The deal would have required nationwide adoption of bare-breech breeding programs and the immediate dismissal of Australia Wool Innovation's $7 million clips.
Under the People for the Ethical Treatment of Animal's (PETA) three-point offer, Australian farmers would need to immediately abandon clip mulesing, ensure no clip or surgical mulesing took place after the 2010 deadline and start bare-breech programs with the aim of all wool sheep having naked bottoms by the end of 2013.
In return, PETA said it would walk away from the issue and stop harassing retailers.
But WA producers were sceptical of the deal.
Even if PETA could be trusted, what it was asking was difficult, if not impossible, for some types of wool producing sheep across the country.
Most of the damage PETA could have caused had probably already been done, breeders said.
WAFarmers wool section president, Max Watts, said trying to deal with radical animal rights groups such as PETA just did not work.
"You cannot trust them as far as you can kick them," Mr Watts said.
"One minute they are supporting the use of the clips, the next minute they change their minds.
"In the past they have broken their word while we have kept ours."
Mr Watts said farmers continued to do everything they could to phase out the practice by 2010.
"It is time PETA took a reasonable stance," Mr Watts said.

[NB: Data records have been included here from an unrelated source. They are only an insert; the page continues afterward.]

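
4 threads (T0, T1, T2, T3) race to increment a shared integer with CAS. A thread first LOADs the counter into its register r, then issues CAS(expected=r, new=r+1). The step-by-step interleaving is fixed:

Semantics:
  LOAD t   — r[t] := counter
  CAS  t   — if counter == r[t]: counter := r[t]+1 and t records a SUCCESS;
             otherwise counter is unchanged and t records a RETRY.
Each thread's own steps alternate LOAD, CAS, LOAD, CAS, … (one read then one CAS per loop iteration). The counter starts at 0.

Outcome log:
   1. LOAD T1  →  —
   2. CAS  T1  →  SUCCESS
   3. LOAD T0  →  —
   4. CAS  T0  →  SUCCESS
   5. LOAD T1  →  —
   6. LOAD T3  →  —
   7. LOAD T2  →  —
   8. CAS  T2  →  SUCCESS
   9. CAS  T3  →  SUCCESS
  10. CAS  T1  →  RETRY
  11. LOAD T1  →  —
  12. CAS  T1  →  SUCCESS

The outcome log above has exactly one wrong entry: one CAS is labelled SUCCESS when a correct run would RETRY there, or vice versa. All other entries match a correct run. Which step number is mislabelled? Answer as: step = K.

step = 9

Correct run:
[1] T1.load  rd  (counter 0, T1.r 0)
[2] T1.cas  hit  (counter 1, T1.r 0)
[3] T0.load  rd  (counter 1, T0.r 1)
[4] T0.cas  hit  (counter 2, T0.r 1)
[5] T1.load  rd  (counter 2, T1.r 2)
[6] T3.load  rd  (counter 2, T3.r 2)
[7] T2.load  rd  (counter 2, T2.r 2)
[8] T2.cas  hit  (counter 3, T2.r 2)
[9] T3.cas  miss  (counter 3, T3.r 2)
[10] T1.cas  miss  (counter 3, T1.r 2)
[11] T1.load  rd  (counter 3, T1.r 3)
[12] T1.cas  hit  (counter 4, T1.r 3)
Flip is step 9.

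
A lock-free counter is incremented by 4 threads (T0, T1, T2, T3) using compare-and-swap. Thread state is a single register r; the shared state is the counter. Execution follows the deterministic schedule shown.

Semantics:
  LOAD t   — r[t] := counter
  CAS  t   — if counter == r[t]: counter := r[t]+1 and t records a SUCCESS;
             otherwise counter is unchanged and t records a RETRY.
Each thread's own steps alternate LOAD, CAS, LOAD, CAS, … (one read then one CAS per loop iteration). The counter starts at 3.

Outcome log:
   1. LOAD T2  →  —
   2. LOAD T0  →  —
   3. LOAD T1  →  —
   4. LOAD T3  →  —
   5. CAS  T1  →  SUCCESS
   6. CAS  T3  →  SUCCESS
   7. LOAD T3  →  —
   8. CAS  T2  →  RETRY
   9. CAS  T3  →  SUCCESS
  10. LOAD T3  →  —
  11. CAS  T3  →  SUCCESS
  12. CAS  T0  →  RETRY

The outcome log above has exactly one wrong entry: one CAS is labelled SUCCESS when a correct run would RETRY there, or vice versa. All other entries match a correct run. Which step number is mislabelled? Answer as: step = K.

step = 6

Reference trace:
1. LOAD T2 → mem=3 r[T2]=3 [LOAD]
2. LOAD T0 → mem=3 r[T0]=3 [LOAD]
3. LOAD T1 → mem=3 r[T1]=3 [LOAD]
4. LOAD T3 → mem=3 r[T3]=3 [LOAD]
5. CAS T1 → mem=4 r[T1]=3 [OK]
6. CAS T3 → mem=4 r[T3]=3 [RETRY]
7. LOAD T3 → mem=4 r[T3]=4 [LOAD]
8. CAS T2 → mem=4 r[T2]=3 [RETRY]
9. CAS T3 → mem=5 r[T3]=4 [OK]
10. LOAD T3 → mem=5 r[T3]=5 [LOAD]
11. CAS T3 → mem=6 r[T3]=5 [OK]
12. CAS T0 → mem=6 r[T0]=3 [RETRY]
Flip is step 6.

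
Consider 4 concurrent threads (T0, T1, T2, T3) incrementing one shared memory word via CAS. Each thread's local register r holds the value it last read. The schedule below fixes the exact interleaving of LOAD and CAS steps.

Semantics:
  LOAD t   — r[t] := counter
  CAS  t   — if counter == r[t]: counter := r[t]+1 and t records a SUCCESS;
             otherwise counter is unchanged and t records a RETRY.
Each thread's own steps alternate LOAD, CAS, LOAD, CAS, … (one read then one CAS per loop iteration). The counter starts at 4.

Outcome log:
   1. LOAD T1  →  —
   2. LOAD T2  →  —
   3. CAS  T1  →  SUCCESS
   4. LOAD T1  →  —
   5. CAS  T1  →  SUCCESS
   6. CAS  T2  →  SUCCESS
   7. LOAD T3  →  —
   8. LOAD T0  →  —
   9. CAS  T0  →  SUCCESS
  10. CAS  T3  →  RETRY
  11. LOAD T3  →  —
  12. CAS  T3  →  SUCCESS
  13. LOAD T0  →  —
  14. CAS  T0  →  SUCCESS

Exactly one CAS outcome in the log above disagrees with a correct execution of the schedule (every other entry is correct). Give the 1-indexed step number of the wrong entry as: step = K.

step = 6

Correct run:
step 1: T1 LOAD ⇒ load; ctr=4 reg=4
step 2: T2 LOAD ⇒ load; ctr=4 reg=4
step 3: T1 CAS ⇒ ok; ctr=5 reg=4
step 4: T1 LOAD ⇒ load; ctr=5 reg=5
step 5: T1 CAS ⇒ ok; ctr=6 reg=5
step 6: T2 CAS ⇒ retry; ctr=6 reg=4
step 7: T3 LOAD ⇒ load; ctr=6 reg=6
step 8: T0 LOAD ⇒ load; ctr=6 reg=6
step 9: T0 CAS ⇒ ok; ctr=7 reg=6
step 10: T3 CAS ⇒ retry; ctr=7 reg=6
step 11: T3 LOAD ⇒ load; ctr=7 reg=7
step 12: T3 CAS ⇒ ok; ctr=8 reg=7
step 13: T0 LOAD ⇒ load; ctr=8 reg=8
step 14: T0 CAS ⇒ ok; ctr=9 reg=8
Log disagrees first at step 6.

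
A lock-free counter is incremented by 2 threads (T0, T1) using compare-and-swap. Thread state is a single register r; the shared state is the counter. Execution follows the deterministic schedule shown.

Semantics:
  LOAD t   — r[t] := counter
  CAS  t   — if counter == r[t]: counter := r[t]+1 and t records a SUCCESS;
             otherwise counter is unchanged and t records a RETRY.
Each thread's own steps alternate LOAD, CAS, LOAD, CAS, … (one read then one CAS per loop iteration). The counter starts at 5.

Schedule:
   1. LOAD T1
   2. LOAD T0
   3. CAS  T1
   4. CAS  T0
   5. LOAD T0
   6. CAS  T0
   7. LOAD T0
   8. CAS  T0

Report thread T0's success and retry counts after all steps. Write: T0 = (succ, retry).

T0 = (2, 1)

T1 LOAD — after: cnt=5, r=5 — load
T0 LOAD — after: cnt=5, r=5 — load
T1 CAS — after: cnt=6, r=5 — ok
T0 CAS — after: cnt=6, r=5 — retry
T0 LOAD — after: cnt=6, r=6 — load
T0 CAS — after: cnt=7, r=6 — ok
T0 LOAD — after: cnt=7, r=7 — load
T0 CAS — after: cnt=8, r=7 — ok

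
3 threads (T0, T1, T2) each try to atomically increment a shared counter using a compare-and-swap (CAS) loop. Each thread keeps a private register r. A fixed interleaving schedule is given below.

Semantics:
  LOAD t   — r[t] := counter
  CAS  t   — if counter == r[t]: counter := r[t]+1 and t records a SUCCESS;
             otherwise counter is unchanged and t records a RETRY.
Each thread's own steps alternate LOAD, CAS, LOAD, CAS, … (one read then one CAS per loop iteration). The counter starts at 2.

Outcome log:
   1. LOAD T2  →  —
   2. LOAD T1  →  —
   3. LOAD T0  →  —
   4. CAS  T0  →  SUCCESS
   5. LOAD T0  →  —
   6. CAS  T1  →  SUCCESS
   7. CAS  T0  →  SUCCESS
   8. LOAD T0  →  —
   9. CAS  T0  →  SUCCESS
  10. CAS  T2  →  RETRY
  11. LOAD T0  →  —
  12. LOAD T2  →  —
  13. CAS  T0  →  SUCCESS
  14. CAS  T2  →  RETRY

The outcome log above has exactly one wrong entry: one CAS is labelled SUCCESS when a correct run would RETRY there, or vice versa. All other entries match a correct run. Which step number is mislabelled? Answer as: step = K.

Reference trace:
#1 T2 reads 2
#2 T1 reads 2
#3 T0 reads 2
#4 T0 CAS(2→3) writes; counter now 3
#5 T0 reads 3
#6 T1 CAS(2→3) fails; counter now 3
#7 T0 CAS(3→4) writes; counter now 4
#8 T0 reads 4
#9 T0 CAS(4→5) writes; counter now 5
#10 T2 CAS(2→3) fails; counter now 5
#11 T0 reads 5
#12 T2 reads 5
#13 T0 CAS(5→6) writes; counter now 6
#14 T2 CAS(5→6) fails; counter now 6
Log disagrees first at step 6.

step = 6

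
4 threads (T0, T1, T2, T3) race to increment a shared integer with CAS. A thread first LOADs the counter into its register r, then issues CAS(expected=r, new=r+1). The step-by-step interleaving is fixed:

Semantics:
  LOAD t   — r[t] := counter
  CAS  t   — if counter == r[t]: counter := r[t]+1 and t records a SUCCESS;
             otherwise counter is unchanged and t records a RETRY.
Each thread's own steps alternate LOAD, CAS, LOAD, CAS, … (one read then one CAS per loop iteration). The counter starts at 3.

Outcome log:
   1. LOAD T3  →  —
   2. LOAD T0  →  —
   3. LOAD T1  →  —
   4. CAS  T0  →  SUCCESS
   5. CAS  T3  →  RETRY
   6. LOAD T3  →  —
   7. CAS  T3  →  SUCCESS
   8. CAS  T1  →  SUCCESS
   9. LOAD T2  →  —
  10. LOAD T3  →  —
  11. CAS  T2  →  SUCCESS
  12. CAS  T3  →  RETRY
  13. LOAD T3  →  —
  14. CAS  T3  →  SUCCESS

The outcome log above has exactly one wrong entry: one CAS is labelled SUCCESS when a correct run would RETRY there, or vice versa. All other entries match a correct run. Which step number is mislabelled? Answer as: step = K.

step = 8

Correct run:
#1 T3 reads 3
#2 T0 reads 3
#3 T1 reads 3
#4 T0 CAS(3→4) writes; counter now 4
#5 T3 CAS(3→4) fails; counter now 4
#6 T3 reads 4
#7 T3 CAS(4→5) writes; counter now 5
#8 T1 CAS(3→4) fails; counter now 5
#9 T2 reads 5
#10 T3 reads 5
#11 T2 CAS(5→6) writes; counter now 6
#12 T3 CAS(5→6) fails; counter now 6
#13 T3 reads 6
#14 T3 CAS(6→7) writes; counter now 7
Mismatch at 8.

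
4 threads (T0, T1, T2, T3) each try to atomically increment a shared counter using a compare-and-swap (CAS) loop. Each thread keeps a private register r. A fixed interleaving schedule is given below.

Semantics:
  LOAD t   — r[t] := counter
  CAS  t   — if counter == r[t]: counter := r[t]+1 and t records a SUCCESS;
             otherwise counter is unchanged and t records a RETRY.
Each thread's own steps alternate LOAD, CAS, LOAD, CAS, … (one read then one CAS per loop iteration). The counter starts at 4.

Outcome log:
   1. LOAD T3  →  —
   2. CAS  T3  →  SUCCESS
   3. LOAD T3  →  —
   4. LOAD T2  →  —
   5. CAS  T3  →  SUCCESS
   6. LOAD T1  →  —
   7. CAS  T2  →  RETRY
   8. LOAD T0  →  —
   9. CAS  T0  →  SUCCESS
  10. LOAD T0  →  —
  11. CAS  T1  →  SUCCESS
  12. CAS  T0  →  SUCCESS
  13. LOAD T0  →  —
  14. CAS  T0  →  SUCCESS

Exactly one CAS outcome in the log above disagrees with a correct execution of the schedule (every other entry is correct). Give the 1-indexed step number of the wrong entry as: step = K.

Reference trace:
1. LOAD T3 → mem=4 r[T3]=4 [LOAD]
2. CAS T3 → mem=5 r[T3]=4 [OK]
3. LOAD T3 → mem=5 r[T3]=5 [LOAD]
4. LOAD T2 → mem=5 r[T2]=5 [LOAD]
5. CAS T3 → mem=6 r[T3]=5 [OK]
6. LOAD T1 → mem=6 r[T1]=6 [LOAD]
7. CAS T2 → mem=6 r[T2]=5 [RETRY]
8. LOAD T0 → mem=6 r[T0]=6 [LOAD]
9. CAS T0 → mem=7 r[T0]=6 [OK]
10. LOAD T0 → mem=7 r[T0]=7 [LOAD]
11. CAS T1 → mem=7 r[T1]=6 [RETRY]
12. CAS T0 → mem=8 r[T0]=7 [OK]
13. LOAD T0 → mem=8 r[T0]=8 [LOAD]
14. CAS T0 → mem=9 r[T0]=8 [OK]
Log disagrees first at step 11.

step = 11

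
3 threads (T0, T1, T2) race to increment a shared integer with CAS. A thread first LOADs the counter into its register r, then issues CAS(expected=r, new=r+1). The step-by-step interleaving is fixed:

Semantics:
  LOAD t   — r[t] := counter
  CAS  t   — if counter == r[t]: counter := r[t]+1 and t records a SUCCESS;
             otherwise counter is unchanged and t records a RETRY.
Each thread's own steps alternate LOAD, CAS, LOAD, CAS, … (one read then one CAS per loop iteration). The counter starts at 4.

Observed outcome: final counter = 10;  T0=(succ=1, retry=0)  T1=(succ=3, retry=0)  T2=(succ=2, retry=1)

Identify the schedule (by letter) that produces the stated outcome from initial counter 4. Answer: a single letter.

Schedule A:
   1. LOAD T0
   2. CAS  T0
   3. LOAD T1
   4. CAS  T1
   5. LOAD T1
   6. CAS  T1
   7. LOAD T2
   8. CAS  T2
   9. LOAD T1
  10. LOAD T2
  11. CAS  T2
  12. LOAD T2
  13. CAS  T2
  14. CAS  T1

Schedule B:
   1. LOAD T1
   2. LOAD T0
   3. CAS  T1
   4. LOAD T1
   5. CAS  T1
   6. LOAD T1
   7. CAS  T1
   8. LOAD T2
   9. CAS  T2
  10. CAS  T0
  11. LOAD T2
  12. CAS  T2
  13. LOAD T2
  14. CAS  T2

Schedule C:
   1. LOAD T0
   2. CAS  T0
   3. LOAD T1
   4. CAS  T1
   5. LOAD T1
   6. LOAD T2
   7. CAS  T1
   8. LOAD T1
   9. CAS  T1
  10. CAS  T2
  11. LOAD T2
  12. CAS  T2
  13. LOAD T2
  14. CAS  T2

C

Tracing schedule C:
1. LOAD T0 → mem=4 r[T0]=4 [LOAD]
2. CAS T0 → mem=5 r[T0]=4 [OK]
3. LOAD T1 → mem=5 r[T1]=5 [LOAD]
4. CAS T1 → mem=6 r[T1]=5 [OK]
5. LOAD T1 → mem=6 r[T1]=6 [LOAD]
6. LOAD T2 → mem=6 r[T2]=6 [LOAD]
7. CAS T1 → mem=7 r[T1]=6 [OK]
8. LOAD T1 → mem=7 r[T1]=7 [LOAD]
9. CAS T1 → mem=8 r[T1]=7 [OK]
10. CAS T2 → mem=8 r[T2]=6 [RETRY]
11. LOAD T2 → mem=8 r[T2]=8 [LOAD]
12. CAS T2 → mem=9 r[T2]=8 [OK]
13. LOAD T2 → mem=9 r[T2]=9 [LOAD]
14. CAS T2 → mem=10 r[T2]=9 [OK]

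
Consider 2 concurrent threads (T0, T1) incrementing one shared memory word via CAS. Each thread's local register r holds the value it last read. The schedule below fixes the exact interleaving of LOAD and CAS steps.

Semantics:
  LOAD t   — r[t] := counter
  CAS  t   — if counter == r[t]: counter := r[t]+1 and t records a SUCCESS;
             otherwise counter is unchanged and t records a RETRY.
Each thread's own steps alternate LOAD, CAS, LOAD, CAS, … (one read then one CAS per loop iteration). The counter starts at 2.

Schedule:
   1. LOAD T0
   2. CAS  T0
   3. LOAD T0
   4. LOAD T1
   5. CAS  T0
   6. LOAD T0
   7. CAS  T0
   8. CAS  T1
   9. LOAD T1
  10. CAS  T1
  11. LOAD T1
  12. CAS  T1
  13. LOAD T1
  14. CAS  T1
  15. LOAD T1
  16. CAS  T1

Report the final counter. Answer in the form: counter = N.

[1] T0.load  rd  (counter 2, T0.r 2)
[2] T0.cas  hit  (counter 3, T0.r 2)
[3] T0.load  rd  (counter 3, T0.r 3)
[4] T1.load  rd  (counter 3, T1.r 3)
[5] T0.cas  hit  (counter 4, T0.r 3)
[6] T0.load  rd  (counter 4, T0.r 4)
[7] T0.cas  hit  (counter 5, T0.r 4)
[8] T1.cas  miss  (counter 5, T1.r 3)
[9] T1.load  rd  (counter 5, T1.r 5)
[10] T1.cas  hit  (counter 6, T1.r 5)
[11] T1.load  rd  (counter 6, T1.r 6)
[12] T1.cas  hit  (counter 7, T1.r 6)
[13] T1.load  rd  (counter 7, T1.r 7)
[14] T1.cas  hit  (counter 8, T1.r 7)
[15] T1.load  rd  (counter 8, T1.r 8)
[16] T1.cas  hit  (counter 9, T1.r 8)

counter = 9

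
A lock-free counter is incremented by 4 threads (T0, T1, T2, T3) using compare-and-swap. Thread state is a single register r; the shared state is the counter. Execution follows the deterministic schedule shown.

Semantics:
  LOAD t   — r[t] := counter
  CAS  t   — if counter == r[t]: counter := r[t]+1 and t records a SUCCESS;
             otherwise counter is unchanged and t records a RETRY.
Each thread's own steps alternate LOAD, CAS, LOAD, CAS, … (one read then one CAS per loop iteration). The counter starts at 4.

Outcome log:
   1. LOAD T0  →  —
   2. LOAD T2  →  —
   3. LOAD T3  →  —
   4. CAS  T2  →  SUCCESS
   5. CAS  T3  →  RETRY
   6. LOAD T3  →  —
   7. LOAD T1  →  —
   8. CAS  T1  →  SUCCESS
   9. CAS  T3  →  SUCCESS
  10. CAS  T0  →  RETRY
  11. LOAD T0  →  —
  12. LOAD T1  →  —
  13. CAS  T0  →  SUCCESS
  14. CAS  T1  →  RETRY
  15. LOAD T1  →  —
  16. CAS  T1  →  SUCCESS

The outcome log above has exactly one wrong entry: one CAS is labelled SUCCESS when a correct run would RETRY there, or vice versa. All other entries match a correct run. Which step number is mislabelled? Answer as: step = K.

Reference trace:
step 1: T0 LOAD ⇒ load; ctr=4 reg=4
step 2: T2 LOAD ⇒ load; ctr=4 reg=4
step 3: T3 LOAD ⇒ load; ctr=4 reg=4
step 4: T2 CAS ⇒ ok; ctr=5 reg=4
step 5: T3 CAS ⇒ retry; ctr=5 reg=4
step 6: T3 LOAD ⇒ load; ctr=5 reg=5
step 7: T1 LOAD ⇒ load; ctr=5 reg=5
step 8: T1 CAS ⇒ ok; ctr=6 reg=5
step 9: T3 CAS ⇒ retry; ctr=6 reg=5
step 10: T0 CAS ⇒ retry; ctr=6 reg=4
step 11: T0 LOAD ⇒ load; ctr=6 reg=6
step 12: T1 LOAD ⇒ load; ctr=6 reg=6
step 13: T0 CAS ⇒ ok; ctr=7 reg=6
step 14: T1 CAS ⇒ retry; ctr=7 reg=6
step 15: T1 LOAD ⇒ load; ctr=7 reg=7
step 16: T1 CAS ⇒ ok; ctr=8 reg=7
Log disagrees first at step 9.

step = 9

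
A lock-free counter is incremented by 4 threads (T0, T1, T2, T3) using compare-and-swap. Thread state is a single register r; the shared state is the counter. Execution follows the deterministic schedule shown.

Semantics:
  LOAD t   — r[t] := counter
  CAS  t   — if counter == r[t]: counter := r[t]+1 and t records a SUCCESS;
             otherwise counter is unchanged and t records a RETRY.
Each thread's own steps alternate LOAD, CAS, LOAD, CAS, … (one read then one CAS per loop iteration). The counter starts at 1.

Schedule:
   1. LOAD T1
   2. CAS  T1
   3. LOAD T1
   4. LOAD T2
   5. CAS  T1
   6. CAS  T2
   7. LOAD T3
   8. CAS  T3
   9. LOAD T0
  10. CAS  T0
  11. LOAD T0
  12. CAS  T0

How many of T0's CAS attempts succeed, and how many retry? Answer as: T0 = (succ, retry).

T0 = (2, 0)

[1] T1.load  rd  (counter 1, T1.r 1)
[2] T1.cas  hit  (counter 2, T1.r 1)
[3] T1.load  rd  (counter 2, T1.r 2)
[4] T2.load  rd  (counter 2, T2.r 2)
[5] T1.cas  hit  (counter 3, T1.r 2)
[6] T2.cas  miss  (counter 3, T2.r 2)
[7] T3.load  rd  (counter 3, T3.r 3)
[8] T3.cas  hit  (counter 4, T3.r 3)
[9] T0.load  rd  (counter 4, T0.r 4)
[10] T0.cas  hit  (counter 5, T0.r 4)
[11] T0.load  rd  (counter 5, T0.r 5)
[12] T0.cas  hit  (counter 6, T0.r 5)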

"It might be possible for some flocks to get to bare breech quickly but others may never get there.
"If they think this is all going to happen overnight they are living in fairy land."
Shahs Merino stud principal Peter Ralston, Tammin, said he would be asking if PETA was really going to stick by its end of the bargain and stop harassing international retailers; otherwise its deal would mean nothing.
"In any case, what they are asking us to do is not possible on a nationwide scale given the timeframe," Mr Ralston said.
"While it is possible to breed for certain characteristics quickly, producers would have to sacrifice other traits, which have been their focus for many years, in order to do so.
"To breed a national bare breech flock by 2013, while maintaining the quality Merino sheep we currently have in this country, would be impossible."
Mr Ralston has spent the past 15 years breeding plainer sheep which had eliminated the incidence of body strike and helped create an easier care animal.